A l’exécution c’est ce taux de 5% qui a été appliqué ; il convient de mettre en cohérence, les documents de marchés avec la règlementation.
Selon le rapport, un décompte N° 3 a été établi pour la période allant du 10 juillet 2015 au 8 août 2015, alors qu’un ordre de service de suspension des travaux avait été notifié au titulaire, en réponse à sa requête au motif que la pluie empêchait la poursuite des travaux, pour la période allant du 15 juillet au 15 août 2015.
La période couverte par le décompte, ne correspond pas à une période d’activité, pouvant justifier l’émission de ce décompte. La même observation est valable pour le décompte N°5, établi pour la période allant du 3 août 2015 au 10 septembre 2015, alors qu’un ordre de service de suspension des travaux a été notifié au titulaire du marché, pour la période allant du 1er au 30 septembre 2015.
Il convient de veiller à la cohérence interne des documents de marché car les travaux sont censés être suspendus, du 15 juillet au 15 août 2015 et du 1er au 30 septembre 2015. Des modifications ont été notées dans la devise de règlement de la quote-part en dollars, sur les dé- comptes N° 6, N° 9 et N°10, sans avenant de modification des conditions initiales de paiement du marché.

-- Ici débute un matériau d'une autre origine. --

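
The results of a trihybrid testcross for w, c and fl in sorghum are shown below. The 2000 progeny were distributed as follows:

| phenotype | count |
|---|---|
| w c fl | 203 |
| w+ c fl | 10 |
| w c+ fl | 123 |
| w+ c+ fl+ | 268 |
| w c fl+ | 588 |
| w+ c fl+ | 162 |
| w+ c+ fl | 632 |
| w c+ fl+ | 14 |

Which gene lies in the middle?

The two most frequent reciprocal classes, w+ c+ fl and w c fl+, are the parental types, so the F1 was w+ c+ fl / w c fl+.
The two rarest classes, w+ c fl and w c+ fl+, are the double crossovers. Comparing them with the parentals, only the c allele has switched, so c is the middle locus and the order is fl – c – w.

c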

La différence de change négative cumulée est estimée à 103 880 191 F CFA. Seule la première avance sur approvisionnement de 103 125 000 F CFA, payée en septembre 2015, a été récupérée sur le décompte N°7, alors que d’autres avances sur approvisionnement estimées à 1 015 327 500 F CFA, avaient été facturées et payées.
Les avances sur approvisionnements doivent être récupérées, au même rythme que l’avance forfaitaire de démarrage. Les décomptes N°8 à N°13 n’ont pas été visés par le Maitre d’œuvre qui est censé valider lesdits décomptes, avant paiement.
Pire, le montant cumulé des travaux au 8 juillet 2016, se chiffre à 18 318 107 USD et 10 074 958 893 F CFA, pour des travaux dont le coût initial était estimé à 17 995 537 USD et 9 897 545 165 F CFA, induisant un surcoût de 322 570 USD et 177 413 728 F CFA, soit un dépassement global de 354 827 000 F CFA, sans ordre de service.
"Ce dépassement ne doit pas être payé dans le cadre du marché ; il peut cependant donner lieu au paiement d’une indemnité, sur la base des dépenses réelles encourues. Nous précisons que l’entreprise aurait dû aviser le maître d’œuvre un mois au moins à l’avance, de la date probable à laquelle le cumul des travaux atteindra le montant total du marché, à charge pour le maître d’œuvre, de lui notifier un ordre de service d’arrêt des travaux, au moins dix jours avant cette date ou un ordre de service de poursuivre les travaux. A défaut d’ordre de service d’arrêter les travaux, ils doivent être poursuivis dans la limite de 5% du montant du marché, qui est facturé à prix global et forfaitaire", selon les auditeurs.